Amadu Sulley, a Deputy Chairman of the Electoral Commission, is said to be engaged in a serious business of lobbying key figures in the Mahama-led National Democratic Congress government for ‘promotion’ to replace Dr. Kwadwo Afari-Gyan as the next boss of the EC.
Sources at the EC have hinted the New Statesman that Mr Sulley is being actively supported in the lobbying by Dr Afari-Gyan who is due to retire before the 2016 general elections.
“I can tell you the lobbying has reached an advanced stage, with the man talking to many influential people who matter most in the NDC government, and with the active support and recommendations from Dr Afari-Gyan. And he appears to be succeeding because the NDC is very comfortable working with him,” one of our sources said.
Amadu Sulley was appointed a Deputy Chairman of the EC on May 2, 2012, by the late President John Evans Atta Mills to replace David Kanga, who had proceeded on his compulsory retirement leave, gaining promotion from his previous position as Director of Research, Monitoring and Evaluation. Before then, he had been the Brong-Ahafo Regional Director of the commission.
The promotion came after he had been accused by the opposition New Patriotic Party of being in bed with the NDC, following revelations that he had been part of a top secret strategic retreat organised for very senior members of the NDC at Shai Hills to allegedly plan how to manipulate the 2012 electoral process to their party’s advantage.
Amadu Sulley addressed the NDC strategists, including Totobi Quakye, Kofi Portuphy, Aseidu Nketia, Akrasi Sarpong, Abaka Quansah and Yaw Boateng on ‘Electoral Process; Biometric Registration; Bio-Exhibition’, where he demonstrated how the entire exercise works.
This was at the time the EC had refused persistent calls from the opposition parties to call an IPAC meeting to deliberate on pertinent issues relating to the biometric registration process.
Meanwhile, insiders and IT experts at the EC have raised questions about the integrity of the 2012 voters register and have stressed the need for an ‘independent’ body other than STL, the company that carried out the registration exercise, to be contracted “to clean the faulty register.”
The call comes at a time the EC is preparing to start the process of updating the voters register in April and May, ahead of the District Assembly elections.
According to our sources at the EC, the basic idea behind the biometric registration is to avoid double or multiple registrations, and that is crucial to the integrity of a biometric register is the process of de-duplication, where the captured data is screened to discover and delete double entry of biometric data of individual voters.
However, during the 2012 presidential election petition hearing at the Supreme Court, the EC boss, Dr Afari-Gyan, agreed to several cases of multiple registrations in the voters register when he was confronted with hard evidence in the witness boss.
“This is not a small matter and should not be taken lightly.
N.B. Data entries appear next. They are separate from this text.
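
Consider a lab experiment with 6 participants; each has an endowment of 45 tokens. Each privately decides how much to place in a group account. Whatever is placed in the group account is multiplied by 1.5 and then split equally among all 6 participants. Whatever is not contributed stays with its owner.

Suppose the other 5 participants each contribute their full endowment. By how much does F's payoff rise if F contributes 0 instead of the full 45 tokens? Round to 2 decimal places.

33.75 tokens

Switching from a contribution of 45 to 0 lets F keep an extra 45 tokens, but lowers the group account by 45, which costs F their own share of that drop: 1.5/6 × 45 = 11.25.
Net gain = 45 − 11.25 = 33.75. The private return per contributed unit (0.2500) is below 1, so free-riding is indeed the best response regardless of what the others do.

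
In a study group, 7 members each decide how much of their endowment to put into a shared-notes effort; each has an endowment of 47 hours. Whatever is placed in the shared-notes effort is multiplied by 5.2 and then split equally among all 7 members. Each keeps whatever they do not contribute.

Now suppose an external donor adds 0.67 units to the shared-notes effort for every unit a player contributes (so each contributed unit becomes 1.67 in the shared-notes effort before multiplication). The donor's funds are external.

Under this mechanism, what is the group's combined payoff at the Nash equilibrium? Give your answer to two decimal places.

2857.04 hours

With the mechanism, a contributed unit returns 5.2 × 1.67 / 7 = 1.2406 per unit of net cost to the contributor — now above 1 — so contributing fully is weakly dominant for every player.
At the Nash equilibrium everyone contributes 47. Group total payoff = 5.2 × 1.67 × 329 = 2857.04.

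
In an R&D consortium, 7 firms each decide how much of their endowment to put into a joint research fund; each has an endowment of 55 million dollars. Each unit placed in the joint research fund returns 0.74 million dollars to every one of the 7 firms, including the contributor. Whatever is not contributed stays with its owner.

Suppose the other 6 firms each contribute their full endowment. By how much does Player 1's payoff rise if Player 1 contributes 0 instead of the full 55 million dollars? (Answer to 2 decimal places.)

14.30 million dollars

Switching from a contribution of 55 to 0 lets Player 1 keep an extra 55 million dollars, but lowers the joint research fund by 55, which costs Player 1 their own share of that drop: 0.74 × 55 = 40.70.
Net gain = 55 − 40.70 = 14.30. The private return per contributed unit (0.74) is below 1, so free-riding is indeed the best response regardless of what the others do.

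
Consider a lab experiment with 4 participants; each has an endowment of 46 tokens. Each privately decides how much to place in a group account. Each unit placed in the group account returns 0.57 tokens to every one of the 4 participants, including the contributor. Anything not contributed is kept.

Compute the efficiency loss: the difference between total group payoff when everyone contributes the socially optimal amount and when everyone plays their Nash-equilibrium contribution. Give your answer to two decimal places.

235.52 tokens

The private return per contributed unit is 0.57 < 1, so contributing 0 is dominant for every player. At the Nash equilibrium everyone keeps their 46, and the group total is 4 × 46 = 184.
Each contributed unit returns 2.280 to the group as a whole (0.57 to each of 4 players), which exceeds 1, so the social optimum is full contribution: group total = 2.280 × 184 = 419.52.
Efficiency loss = 419.52 − 184 = 235.52.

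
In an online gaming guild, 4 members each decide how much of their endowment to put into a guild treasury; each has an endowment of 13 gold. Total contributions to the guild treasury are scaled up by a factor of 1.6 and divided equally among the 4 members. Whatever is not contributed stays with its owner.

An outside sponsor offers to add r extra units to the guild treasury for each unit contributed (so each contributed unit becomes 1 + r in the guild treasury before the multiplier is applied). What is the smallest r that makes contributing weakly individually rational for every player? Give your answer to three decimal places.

With matching at rate r, one contributed unit becomes (1 + r) in the guild treasury and returns 1.6 × (1 + r) / 4 to the contributor.
Setting this equal to 1: 1 + r = 4/1.6 = 2.5000.
So the minimum matching rate is r = 2.5000 − 1 = 1.500.

1.500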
STL & EC used a sub-standard Automated Fingerprint Identification System. Any good AFIS should have thrown out those multiple registrations, pending de-duplication, which is the process of deciding what to do with the multiple registrations the system has detected. The fact that these names remained on the register and were used in the 2012 election is abundant proof that the STL AFIS is a bogus system. No serious electoral organization can depend on such an AFIS system. If STL claim that their AFIS now works perfectly, then we should be asking why the AFIS stopped working perfectly before the 2012 election,” a worried IT expert at the EC said.
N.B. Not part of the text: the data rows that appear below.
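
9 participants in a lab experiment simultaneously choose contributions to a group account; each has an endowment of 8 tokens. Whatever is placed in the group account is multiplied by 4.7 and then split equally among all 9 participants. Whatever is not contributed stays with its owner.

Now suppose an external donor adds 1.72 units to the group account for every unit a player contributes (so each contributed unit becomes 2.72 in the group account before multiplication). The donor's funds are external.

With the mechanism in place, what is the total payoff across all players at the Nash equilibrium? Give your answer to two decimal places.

920.45 tokens

The effective private return per unit is now 4.7 × 2.72 / 9 = 1.4204 > 1, so every player's dominant strategy flips to full contribution.
At the Nash equilibrium everyone contributes 8. Group total payoff = 4.7 × 2.72 × 72 = 920.45.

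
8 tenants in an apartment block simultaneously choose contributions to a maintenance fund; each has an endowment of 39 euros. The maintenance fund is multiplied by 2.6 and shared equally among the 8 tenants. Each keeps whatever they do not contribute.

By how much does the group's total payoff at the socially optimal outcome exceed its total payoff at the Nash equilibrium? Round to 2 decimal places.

499.20 euros

Each contributed unit returns 2.6/8 = 0.3250 to its contributor — below 1 — so contributing 0 is dominant for every player. At the Nash equilibrium everyone keeps their 39, and the group total is 8 × 39 = 312.
Each contributed unit returns 2.600 to the group as a whole (0.3250 to each of 8 players), which exceeds 1, so the social optimum is full contribution: group total = 2.600 × 312 = 811.20.
Efficiency loss = 811.20 − 312 = 499.20.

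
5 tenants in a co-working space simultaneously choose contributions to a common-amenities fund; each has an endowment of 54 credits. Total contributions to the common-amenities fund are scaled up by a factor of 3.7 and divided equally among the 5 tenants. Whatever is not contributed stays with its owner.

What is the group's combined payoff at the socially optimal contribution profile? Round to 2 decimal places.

Each contributed unit returns 3.700 to the group as a whole (0.7400 to each of 5 players), which exceeds 1, so the social optimum is full contribution: group total = 3.700 × 270 = 999.00.

999.00 credits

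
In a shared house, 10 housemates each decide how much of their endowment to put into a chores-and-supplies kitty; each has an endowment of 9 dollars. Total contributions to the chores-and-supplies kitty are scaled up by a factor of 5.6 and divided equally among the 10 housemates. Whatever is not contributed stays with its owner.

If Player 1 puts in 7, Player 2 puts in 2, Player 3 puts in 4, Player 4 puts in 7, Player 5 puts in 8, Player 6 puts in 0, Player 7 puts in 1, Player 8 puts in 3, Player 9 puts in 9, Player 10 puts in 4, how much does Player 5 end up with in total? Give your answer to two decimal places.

Total contributed: 7 + 2 + 4 + 7 + 8 + 0 + 1 + 3 + 9 + 4 = 45.
Each receives 5.6 × 45 / 10 = 25.20 from the chores-and-supplies kitty.
Player 5 keeps 9 − 8 = 1, so Player 5's payoff is 1 + 25.20 = 26.20.

26.20 dollars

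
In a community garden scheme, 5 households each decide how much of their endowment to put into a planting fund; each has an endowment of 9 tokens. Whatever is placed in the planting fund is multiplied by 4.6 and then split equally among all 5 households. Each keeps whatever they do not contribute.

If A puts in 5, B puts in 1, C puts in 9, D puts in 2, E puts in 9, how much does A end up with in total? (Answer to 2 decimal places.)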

On the way forward, our source said the EC should be made to buy a new and better AFIS, adding: “And in the event of de-duplication process, representatives of all political parties must be present such that if the system detects multiple registrations, they will observe and take appropriate steps to address such incidents.”
The source gave an alternative arrangement: “Or the EC should lease or rent a better AFIS from a third party firm for a period of time. This AFIS will be used to de-duplicate the existing BVR. Under no circumstance should Ghana allow the STL AFIS to be re-used. Even if political parties are assured of its new found efficacy, they must reject it. It will fail again. If it failed to reject multiple voter registrations for the 2012 election, it will fail for the 2016 election. Ghanaians and the Ghana EC must reject mediocrity.”